Austrian multimedia artist (born 1972)

Barbara Rapp (also known as Barbara Ambrusch-Rapp) (born 1972) is an Austrian multimedia artist. She makes paintings, collages, and sculptures that examine women's sexuality, queerness, gender and heteronormativity, often using humor. As a crossover artist, she generally focuses on socio-political issues, human rights, discrimination, etc. and has also been dealing with the post-Anthropocene since the end of the 2010s.

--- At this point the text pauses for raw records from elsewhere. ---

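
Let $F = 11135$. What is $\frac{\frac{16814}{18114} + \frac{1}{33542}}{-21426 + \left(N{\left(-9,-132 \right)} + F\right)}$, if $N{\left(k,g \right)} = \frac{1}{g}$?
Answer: $- \frac{6203926322}{68778690213037} \approx -9.0201 \cdot 10^{-5}$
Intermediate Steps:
$\frac{\frac{16814}{18114} + \frac{1}{33542}}{-21426 + \left(N{\left(-9,-132 \right)} + F\right)} = \frac{\frac{16814}{18114} + \frac{1}{33542}}{-21426 + \left(\frac{1}{-132} + 11135\right)} = \frac{16814 \cdot \frac{1}{18114} + \frac{1}{33542}}{-21426 + \left(- \frac{1}{132} + 11135\right)} = \frac{\frac{8407}{9057} + \frac{1}{33542}}{-21426 + \frac{1469819}{132}} = \frac{281996651}{303789894 \left(- \frac{1358413}{132}\right)} = \frac{281996651}{303789894} \left(- \frac{132}{1358413}\right) = - \frac{6203926322}{68778690213037}$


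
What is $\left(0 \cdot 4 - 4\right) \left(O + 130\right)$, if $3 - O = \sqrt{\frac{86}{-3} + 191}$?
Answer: $-532 + \frac{4 \sqrt{1461}}{3} \approx -481.04$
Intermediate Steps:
$O = 3 - \frac{\sqrt{1461}}{3}$ ($O = 3 - \sqrt{\frac{86}{-3} + 191} = 3 - \sqrt{86 \left(- \frac{1}{3}\right) + 191} = 3 - \sqrt{- \frac{86}{3} + 191} = 3 - \sqrt{\frac{487}{3}} = 3 - \frac{\sqrt{1461}}{3} \approx -9.741$)
$\left(0 \cdot 4 - 4\right) \left(O + 130\right) = \left(0 \cdot 4 - 4\right) \left(\left(3 - \frac{\sqrt{1461}}{3}\right) + 130\right) = \left(0 - 4\right) \left(133 - \frac{\sqrt{1461}}{3}\right) = - 4 \left(133 - \frac{\sqrt{1461}}{3}\right) = -532 + \frac{4 \sqrt{1461}}{3}$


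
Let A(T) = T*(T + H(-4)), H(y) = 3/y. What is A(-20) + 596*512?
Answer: 305567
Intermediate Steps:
A(T) = T*(-¾ + T) (A(T) = T*(T + 3/(-4)) = T*(T + 3*(-¼)) = T*(T - ¾) = T*(-¾ + T))
A(-20) + 596*512 = (¼)*(-20)*(-3 + 4*(-20)) + 596*512 = (¼)*(-20)*(-3 - 80) + 305152 = (¼)*(-20)*(-83) + 305152 = 415 + 305152 = 305567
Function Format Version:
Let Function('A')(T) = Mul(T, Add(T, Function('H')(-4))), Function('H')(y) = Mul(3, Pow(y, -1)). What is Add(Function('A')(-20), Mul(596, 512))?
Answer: 305567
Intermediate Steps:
Function('A')(T) = Mul(T, Add(Rational(-3, 4), T)) (Function('A')(T) = Mul(T, Add(T, Mul(3, Pow(-4, -1)))) = Mul(T, Add(T, Mul(3, Rational(-1, 4)))) = Mul(T, Add(T, Rational(-3, 4))) = Mul(T, Add(Rational(-3, 4), T)))
Add(Function('A')(-20), Mul(596, 512)) = Add(Mul(Rational(1, 4), -20, Add(-3, Mul(4, -20))), Mul(596, 512)) = Add(Mul(Rational(1, 4), -20, Add(-3, -80)), 305152) = Add(Mul(Rational(1, 4), -20, -83), 305152) = Add(415, 305152) = 305567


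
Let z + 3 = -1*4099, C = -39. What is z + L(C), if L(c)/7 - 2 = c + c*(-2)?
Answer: -3815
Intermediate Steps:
L(c) = 14 - 7*c (L(c) = 14 + 7*(c + c*(-2)) = 14 + 7*(c - 2*c) = 14 + 7*(-c) = 14 - 7*c)
z = -4102 (z = -3 - 1*4099 = -3 - 4099 = -4102)
z + L(C) = -4102 + (14 - 7*(-39)) = -4102 + (14 + 273) = -4102 + 287 = -3815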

In 2014, Rapp was selected by the curatorium of the Fashion Art Institute Barcelona (Designer Manuel Fernandez) to represent Austria for "Fashion Art EU" at the European Parliament Brussels 2015 and European Museum of Modern Art MEAM Barcelona 2016. For Barbara Rapp fashion does not only bear a social responsibility but also reflects the current socio-cultural developments. After receiving the white dress in folkloristic "dirndl-style" from the fashion art institute it was immediately clear for her that she has to withdraw its automated categorization. Her general artistic focus is on the critical questioning of gender role models. Accordingly, she tried to create the artistic design of her dress called "Trapp 3.0" not only by contemporary re-engineering the traditional mapping of folklore but also to encourage new perspectives on female and male forms of appearance.

In 2024, the public broadcaster ORF visualised the interdisciplinary work of Barbara Ambrusch-Rapp in a tv-portrait in which the artist's focus on human rights is mentioned.

In 2025, Barbara Ambrusch-Rapp was elected to the artistic advisory board of the Carinthian Art Association (Kunstverein Kärnten).